North William Darden, Kubajak Christopher S, St Martin Brad, Rinker Brian
From the *University of Kentucky Department of Surgery, Division of Plastic and Reconstructive Surgery; and †University of Kentucky College of Medicine, Lexington, KY.
Ann Plast Surg. 2017 Jun;78(6S Suppl 5):S282-S285. doi: 10.1097/SAP.0000000000001041.
Shifting preference for implant-based breast reconstruction has resulted in an increased use of acellular dermal matrix (ADM) in tissue-expander breast reconstruction. The benefits afforded by ADM must be weighed against a potential increased risk for postoperative complications.
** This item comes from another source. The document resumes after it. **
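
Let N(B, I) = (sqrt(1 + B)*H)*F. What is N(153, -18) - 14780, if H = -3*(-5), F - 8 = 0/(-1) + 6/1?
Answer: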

Dermal autograft-assisted breast reconstruction using autograft harvest from the lower abdomen has been shown to result in equivalent aesthetics and patient satisfaction compared with ADM at a lower cost, with fewer complications. The purpose of this study was to review a series of patients who underwent bilateral mastectomy and immediate dermal autograft-assisted tissue expander (TE) breast reconstruction using the non-cancerous breast as a donor site, comparing the outcomes with a concurrent cohort of patients undergoing ADM-assisted reconstruction to determine the relative safety, cost, and effectiveness of the 2 procedures.
The study population included all patients who underwent dermal autograft-assisted TE breast reconstruction, using the contralateral cancer-free breast as the source of dermal autograft, between 2010 and 2015. The ADM cohort consisted of patients who underwent bilateral mastectomy and immediate ADM-assisted TE breast reconstruction during the same period. Univariate analysis was performed for demographic data, complications, operative cost, and operative time. Data were compared using the Wilcoxon rank sum test for nonparametric data and χ analyses for continuous and categorical variables. Significance was defined as P value less than 0.05.
Seventeen patients received dermal autograft using the non-cancerous breast donor site. Twenty-seven patients who underwent ADM-assisted reconstruction during the same period were identified. Significantly higher cost was demonstrated between groups (ADM, US $9999.87; autograft, US $3924.19; P < 0.0001). No significance difference existed operative time (autograft, 97 min; ADM, 120 min). No difference was found in wound healing complications (ADM, 14.8%; autograft, 23.53%; P = 0.47). No significant difference was found in major complications (ADM, 26%; autograft, 17.65%; P = 0.52) or infectious complications (ADM, 26%; autograft, 17.65%; P = 0.52).
Dermal autograft-assisted breast reconstruction using the contralateral non-cancerous breast as the source of dermal autograft harvest represents a lower cost alternative to ADM without increased risk of postoperative complications.
对基于植入物的乳房重建的偏好转变,导致脱细胞真皮基质(ADM)在组织扩张器乳房重建中的使用增加。ADM带来的益处必须与术后并发症风险的潜在增加相权衡。与ADM相比,使用下腹部自体皮片移植辅助的乳房重建已显示出具有同等的美学效果和患者满意度,成本更低,并发症更少。本研究的目的是回顾一系列接受双侧乳房切除术并使用非癌侧乳房作为供区进行即刻自体皮片移植辅助组织扩张器(TE)乳房重建的患者,将结果与同期接受ADM辅助重建的患者队列进行比较,以确定这两种手术的相对安全性、成本和有效性。
研究人群包括2010年至2015年间所有接受自体皮片移植辅助TE乳房重建的患者,使用对侧无癌乳房作为自体皮片的来源。ADM队列包括同期接受双侧乳房切除术并即刻ADM辅助TE乳房重建的患者。对人口统计学数据、并发症、手术成本和手术时间进行单因素分析。使用Wilcoxon秩和检验对非参数数据进行比较,对连续变量和分类变量进行χ分析。显著性定义为P值小于0.05。
17例患者使用非癌侧乳房供区进行了自体皮片移植。确定了同期27例接受ADM辅助重建的患者。两组之间显示出显著更高的成本(ADM,9999.87美元;自体皮片移植,3924.19美元;P<0.0001)。手术时间无显著差异(自体皮片移植,97分钟;ADM,120分钟)。伤口愈合并发症无差异(ADM,14.8%;自体皮片移植,23.53%;P=0.47)。主要并发症(ADM,26%;自体皮片移植,17.65%;P=0.52)或感染性并发症(ADM,26%;自体皮片移植,17.65%;P=0.52)无显著差异。
使用对侧非癌乳房作为自体皮片来源进行自体皮片移植辅助乳房重建是一种成本较低的ADM替代方案,且不会增加术后并发症的风险。